Los hospitales psiquiátricos son hospitales, pero un tanto más tenebrosos. Jamás pensé que hubiera un ambiente tan gris como un hospital, hasta que ingresamos a mi madre a una institución mental.

Se trata de lugares donde algunos de los enfermos se les permite deambular libremente. Hasta tienen sus habitaciones. "Ella es Celina, intentó cortarse las venas", así te presentan a la roomie. Se trata de enfermos "que sólo representan un peligro para sí mismos".

Cuando mi madre ingresó allí, fue todo un verdadero choque para nosotros. Yo había sido enemigo de esa idea hasta que agoté todas mis opciones de diálogo. Con Jacke nos decíamos que nuestros padres estaban locos. Cada uno tenía sus motivos para hacer suyo ese slogan. Pero realmente cuando te quedás sin armas, realmente ese es el momento en el que te das cuenta de que no podés, de que no das a basto. Y el curso de las cosas se tuerce tanto que terminás haciendo es contra lo que te oponías.

Ingresó de buena voluntad un martes. Su psiquiatra la derivó luego de un ataque de pánico que terminó con su mano quemada por tirarse una olla de agua hirviendo y una silla rota. Ingresó en silla de ruedas, con la mano vendada y sonrisa de empastillada.

Entonces me toco verka cuando entraba a ese hospital, que uno de los enfermeros la llevaba y le hablaba. Ella era una nena. Se había encargado de cortar los lazos con la realidad, o lo que sea que es esto que nos rodea y tenemos en común.

Mrs. Robinson. Una especie de mujer desvalida que no encuentra su lugar. Aprendí a tocarla en el ukelele, en una versión más lenta, más... melancólica. Me hubiera pasado horas tocándola en esos pasillos.
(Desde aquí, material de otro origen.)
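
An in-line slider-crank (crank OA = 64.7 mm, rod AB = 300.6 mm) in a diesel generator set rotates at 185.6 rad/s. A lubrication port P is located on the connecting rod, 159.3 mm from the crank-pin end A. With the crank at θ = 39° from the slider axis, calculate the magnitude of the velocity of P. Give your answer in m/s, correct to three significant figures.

ω = 185.6 rad/s.  Crank-pin speed |V_A| = rω = 12.008 m/s, perpendicular to OA.
Rod angle: sinφ = −(r/L) sinθ ⇒ φ = -7.785°; ω_rod = −rω cosθ/√(L²−r²sin²θ) = -31.334 rad/s.
V_P = V_A + ω_rod × AP, with AP = 0.1593 m along the rod.
Components: V_Px = −rω sinθ − a·ω_rod·sinφ = -8.2332 m/s;  V_Py = rω cosθ + a·ω_rod·cosφ = +4.3867 m/s.
|V_P| = √(V_Px² + V_Py²) = 9.3289 m/s.

9.33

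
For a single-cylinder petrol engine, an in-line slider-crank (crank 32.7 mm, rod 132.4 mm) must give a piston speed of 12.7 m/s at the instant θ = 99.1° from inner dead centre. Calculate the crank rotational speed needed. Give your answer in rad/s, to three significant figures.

For an in-line slider-crank, |v_piston| = rω|sinθ|·[1 + r cosθ/√(L² − r² sin²θ)].
With r = 0.0327 m, L = 0.1324 m, θ = 99.1°: the bracketed kinematic factor |dx/dθ| = 0.030988 m.
ω = v/|dx/dθ| = 12.7/0.030988 = 409.84 rad/s.

410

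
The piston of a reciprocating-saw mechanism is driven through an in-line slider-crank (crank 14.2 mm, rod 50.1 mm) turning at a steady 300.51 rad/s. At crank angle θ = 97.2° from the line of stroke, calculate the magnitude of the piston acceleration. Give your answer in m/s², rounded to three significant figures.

527

ω = 300.5 rad/s
x(θ) = r cosθ + √(L² − r² sin²θ); with ω constant, a = ω²·d²x/dθ².
d²x/dθ² = −r cosθ − r²(cos2θ)/√u − r⁴ sin²2θ/(4u^{3/2}),  u = L² − r² sin²θ = 0.00231154 m².
Substituting r = 0.0142 m, L = 0.0501 m, θ = 97.2°: d²x/dθ² = +0.0058363 m.
a = ω²·d²x/dθ² = (300.5)²·(+0.0058363) = +527.05 m/s²;  |a| = 527.05 m/s².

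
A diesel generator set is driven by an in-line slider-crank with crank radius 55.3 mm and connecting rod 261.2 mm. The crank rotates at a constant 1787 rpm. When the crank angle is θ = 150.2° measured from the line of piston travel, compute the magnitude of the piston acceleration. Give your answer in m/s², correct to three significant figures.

ω = 2π·1787/60 = 187.1 rad/s
x(θ) = r cosθ + √(L² − r² sin²θ); with ω constant, a = ω²·d²x/dθ².
d²x/dθ² = −r cosθ − r²(cos2θ)/√u − r⁴ sin²2θ/(4u^{3/2}),  u = L² − r² sin²θ = 0.0674701 m².
Substituting r = 0.0553 m, L = 0.2612 m, θ = 150.2°: d²x/dθ² = +0.041931 m.
a = ω²·d²x/dθ² = (187.1)²·(+0.041931) = +1468.4 m/s²;  |a| = 1468.4 m/s².

1470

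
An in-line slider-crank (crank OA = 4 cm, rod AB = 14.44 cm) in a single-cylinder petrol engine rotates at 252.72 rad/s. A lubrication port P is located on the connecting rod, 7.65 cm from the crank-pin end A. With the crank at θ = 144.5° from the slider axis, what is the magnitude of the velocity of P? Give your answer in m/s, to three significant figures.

6.45

ω = 252.7 rad/s.  Crank-pin speed |V_A| = rω = 10.109 m/s, perpendicular to OA.
Rod angle: sinφ = −(r/L) sinθ ⇒ φ = -9.257°; ω_rod = −rω cosθ/√(L²−r²sin²θ) = +57.745 rad/s.
V_P = V_A + ω_rod × AP, with AP = 0.0765 m along the rod.
Components: V_Px = −rω sinθ − a·ω_rod·sinφ = -5.1596 m/s;  V_Py = rω cosθ + a·ω_rod·cosφ = -3.8698 m/s.
|V_P| = √(V_Px² + V_Py²) = 6.4496 m/s.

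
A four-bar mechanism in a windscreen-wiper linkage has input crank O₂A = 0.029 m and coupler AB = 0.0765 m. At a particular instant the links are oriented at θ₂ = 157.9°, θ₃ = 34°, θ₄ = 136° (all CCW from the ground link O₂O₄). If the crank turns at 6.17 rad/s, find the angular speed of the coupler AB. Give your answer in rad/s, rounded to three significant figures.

0.892

ω₂ = 6.17 rad/s
Differentiating the loop-closure r₂e^{iθ₂}+r₃e^{iθ₃}=r₁+r₄e^{iθ₄} gives r₂ω₂e^{iθ₂}+r₃ω₃e^{iθ₃}=r₄ω₄e^{iθ₄}.
Eliminating the other unknown: ω₃ = r₂ω₂ sin(θ₄−θ₂) / [r₃ sin(θ₃−θ₄)].
Numerator sine = -0.37299; denominator sine = -0.97815.
Result = 0.029·6.17·(-0.37299) / (0.0765·(-0.97815)) = +0.89189 rad/s; magnitude 0.89189 rad/s.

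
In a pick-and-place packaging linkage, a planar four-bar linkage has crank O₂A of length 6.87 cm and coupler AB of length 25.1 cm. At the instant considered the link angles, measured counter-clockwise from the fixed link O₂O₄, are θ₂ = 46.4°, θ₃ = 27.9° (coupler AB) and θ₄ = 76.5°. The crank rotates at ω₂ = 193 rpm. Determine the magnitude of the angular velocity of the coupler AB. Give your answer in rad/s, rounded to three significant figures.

3.70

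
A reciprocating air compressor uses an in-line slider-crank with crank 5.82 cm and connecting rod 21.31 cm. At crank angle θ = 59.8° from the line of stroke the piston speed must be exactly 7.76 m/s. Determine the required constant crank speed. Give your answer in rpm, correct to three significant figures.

1290

For an in-line slider-crank, |v_piston| = rω|sinθ|·[1 + r cosθ/√(L² − r² sin²θ)].
With r = 0.0582 m, L = 0.2131 m, θ = 59.8°: the bracketed kinematic factor |dx/dθ| = 0.057412 m.
ω = v/|dx/dθ| = 7.76/0.057412 = 135.16 rad/s.
N = 60ω/(2π) = 1290.7 rpm.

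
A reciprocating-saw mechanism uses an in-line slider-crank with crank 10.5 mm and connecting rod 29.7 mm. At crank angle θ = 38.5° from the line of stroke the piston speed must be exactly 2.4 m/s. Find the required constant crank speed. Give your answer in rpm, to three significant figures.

2730

For an in-line slider-crank, |v_piston| = rω|sinθ|·[1 + r cosθ/√(L² − r² sin²θ)].
With r = 0.0105 m, L = 0.0297 m, θ = 38.5°: the bracketed kinematic factor |dx/dθ| = 0.0083903 m.
ω = v/|dx/dθ| = 2.4/0.0083903 = 286.04 rad/s.
N = 60ω/(2π) = 2731.5 rpm.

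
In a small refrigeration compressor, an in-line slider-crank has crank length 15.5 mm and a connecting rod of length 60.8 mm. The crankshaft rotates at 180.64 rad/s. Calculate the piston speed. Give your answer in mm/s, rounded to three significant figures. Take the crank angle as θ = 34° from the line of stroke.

1900

ω = 180.6 rad/s
For an in-line slider-crank, x = r cosθ + √(L² − r² sin²θ), so v = −rω sinθ·[1 + r cosθ/√(L² − r² sin²θ)].
With r = 0.0155 m, L = 0.0608 m, θ = 34°: √(L² − r² sin²θ) = 0.060179 m.
v = −0.0155·180.6·0.55919·[1 + 0.0155·0.82904/0.060179] = -1.9 m/s.
|v| = 1.9 m/s = 1900 mm/s.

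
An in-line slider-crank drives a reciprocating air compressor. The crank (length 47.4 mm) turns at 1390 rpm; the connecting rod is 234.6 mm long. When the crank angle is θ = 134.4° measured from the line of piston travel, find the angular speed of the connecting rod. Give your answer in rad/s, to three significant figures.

20.8

ω = 145.6 rad/s (converted from 1390 rpm).
The rod makes angle φ with the slider axis where L sinφ = r sinθ; differentiating, L cosφ·φ̇ = r ω cosθ.
L cosφ = √(L² − r² sin²θ) = 0.23214 m.
|ω_rod| = r ω |cosθ| / √(L² − r² sin²θ) = 0.0474·145.6·0.69966/0.23214 = 20.795 rad/s.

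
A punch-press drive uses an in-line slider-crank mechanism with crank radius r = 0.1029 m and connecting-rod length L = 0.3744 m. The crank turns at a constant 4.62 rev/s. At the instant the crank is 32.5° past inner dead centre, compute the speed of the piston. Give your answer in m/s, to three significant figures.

ω = 2π·4.62 = 29.03 rad/s
For an in-line slider-crank, x = r cosθ + √(L² − r² sin²θ), so v = −rω sinθ·[1 + r cosθ/√(L² − r² sin²θ)].
With r = 0.1029 m, L = 0.3744 m, θ = 32.5°: √(L² − r² sin²θ) = 0.3703 m.
v = −0.1029·29.03·0.53730·[1 + 0.1029·0.84339/0.3703] = -1.9811 m/s.
|v| = 1.9811 m/s.

1.98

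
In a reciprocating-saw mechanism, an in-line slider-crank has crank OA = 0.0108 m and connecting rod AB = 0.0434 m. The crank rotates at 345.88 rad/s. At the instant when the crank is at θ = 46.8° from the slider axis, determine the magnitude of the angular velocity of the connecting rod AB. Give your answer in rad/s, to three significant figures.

ω = 345.9 rad/s
The rod makes angle φ with the slider axis where L sinφ = r sinθ; differentiating, L cosφ·φ̇ = r ω cosθ.
L cosφ = √(L² − r² sin²θ) = 0.04268 m.
|ω_rod| = r ω |cosθ| / √(L² − r² sin²θ) = 0.0108·345.9·0.68455/0.04268 = 59.914 rad/s.

59.9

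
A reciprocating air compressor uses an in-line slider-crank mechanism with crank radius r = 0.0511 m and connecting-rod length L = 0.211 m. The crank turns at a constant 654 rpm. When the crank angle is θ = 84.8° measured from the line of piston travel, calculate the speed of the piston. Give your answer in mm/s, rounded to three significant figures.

3560

ω = 2π·654/60 = 68.49 rad/s
For an in-line slider-crank, x = r cosθ + √(L² − r² sin²θ), so v = −rω sinθ·[1 + r cosθ/√(L² − r² sin²θ)].
With r = 0.0511 m, L = 0.211 m, θ = 84.8°: √(L² − r² sin²θ) = 0.20477 m.
v = −0.0511·68.49·0.99588·[1 + 0.0511·0.09063/0.20477] = -3.5641 m/s.
|v| = 3.5641 m/s = 3564.1 mm/s.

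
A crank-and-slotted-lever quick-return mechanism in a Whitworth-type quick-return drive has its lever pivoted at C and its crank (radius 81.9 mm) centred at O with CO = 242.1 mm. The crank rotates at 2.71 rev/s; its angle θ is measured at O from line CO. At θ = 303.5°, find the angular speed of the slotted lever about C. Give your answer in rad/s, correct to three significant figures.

ω = 17.03 rad/s (from 2.71 rev/s).
Crank pin A relative to C: A = (d + r cosθ, r sinθ); lever angle φ = atan2(r sinθ, d + r cosθ).
Differentiating tanφ: φ̇ = rω(d cosθ + r)/(d² + r² + 2dr cosθ).
d² + r² + 2dr cosθ = |CA|² = 0.0872076 m²;  d cosθ + r = +0.21552 m.
|ω_lever| = |0.0819·17.03·+0.21552| / 0.0872076 = 3.4465 rad/s.

3.45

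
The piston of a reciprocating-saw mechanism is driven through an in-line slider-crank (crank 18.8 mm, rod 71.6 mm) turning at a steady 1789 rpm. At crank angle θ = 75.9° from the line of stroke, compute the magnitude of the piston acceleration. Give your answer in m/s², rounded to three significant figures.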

Sus depresiones crónicas la volvieron intratable y demandante. La amargura, que le nacía desde adentro. El desgaste que nos impusimos. Todo. Entonces te das cuenta de que no hay vuelta atrás, que ese atrás generó ese adelante que ahora es un pasillo con gente en batas.

Estaba tan lúcida que cuando la hicieron firmar, lo hizo sin problemas. Porque su enfermedad, estoy convencido, era el miedo. El miedo a hacer todo. Lleva años replegándose, era obvio que terminabamos en esto.

Según Rolland, este tipo de lugares lo único que hacen es posponer la realidad.

Que tu madre desde hace años que venía así. Mi padre entre lágrimas no se podía explicar cómo aquella chica de veinte años tan bonita, había devenido en esa otra mujer que se encargó de desequilibrarnos a todos.

Me gusta pensar en Mrs. Robinson como la versión "pintorezca" de mi madre. Preciso conservar algún sonido bello, porque si me quedo con las imágenes, los pasillos del hospital son terribles.